Dün, 25 Mart 2009’da hayatını kaybeden Muhsin Yazıcıoğlu’nun ölümünün 8. Yıldönümüydü. Yine süslü laflar edildi, yine Yazıcıoğlu “Şöyle düşünürdü, böyle davranırdı” türünden yorumlar yapıldı…
Ben ise, sadece yaşadıklarımı, bizzat şahit olduğum Muhsin Yazıcıoğlu gerçeğini yazmak istiyorum. Yaşasaydı “nasıl davranırdı, ne yapardı” gibi sorularının cevabını da size bırakıyorum.
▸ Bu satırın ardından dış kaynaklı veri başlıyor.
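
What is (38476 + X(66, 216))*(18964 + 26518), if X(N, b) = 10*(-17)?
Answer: 1742233492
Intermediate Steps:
X(N, b) = -170
(38476 + X(66, 216))*(18964 + 26518) = (38476 - 170)*(18964 + 26518) = 38306*45482 = 1742233492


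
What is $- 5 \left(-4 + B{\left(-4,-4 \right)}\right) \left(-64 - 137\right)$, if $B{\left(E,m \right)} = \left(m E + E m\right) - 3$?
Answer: $25125$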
Türkiye, 16 Nisan’da Halk Oylamasına gidiyor. Cumhurbaşkanlığı Hükümet Sistemi’ne, daha genel ifade ile başkanlık sistemine geçiş vatandaşa sorulacak. Sandıktan çıkacak sonuca göre de bir rota çizilecek.
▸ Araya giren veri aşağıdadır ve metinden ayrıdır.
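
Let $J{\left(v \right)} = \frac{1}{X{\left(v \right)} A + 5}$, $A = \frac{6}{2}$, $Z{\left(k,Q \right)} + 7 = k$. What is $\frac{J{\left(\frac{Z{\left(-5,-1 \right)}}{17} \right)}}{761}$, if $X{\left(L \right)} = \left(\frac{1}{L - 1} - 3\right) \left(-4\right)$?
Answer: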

Şimdi 36 yıl öncesine gidelim. Türkiye’nin darbeci Kenan Evren ve arkadaşları tarafından yönetildiği 1981’e…
Muhsin Yazıcıoğlu, 587 sanıklı “MHP ve Ülkücü Kuruluşlar Davası”nın 40 numaralı tutuklu sanığıydı. Hakkında idam cezası isteniyordu. İddianamede kendisine ve arkadaşlarına isnat edilen suçlar sıralanırken, binici maddede aynen şöyle yazıyordu:
“Anayasal düzenin, cumhuriyetçilik ve demokrasi prensiplerine aykırı olarak, devletin tek bir kişi tarafından yönetilmesi amacına yönelik, değiştirilmesine zor yolu ile kalkışmak.”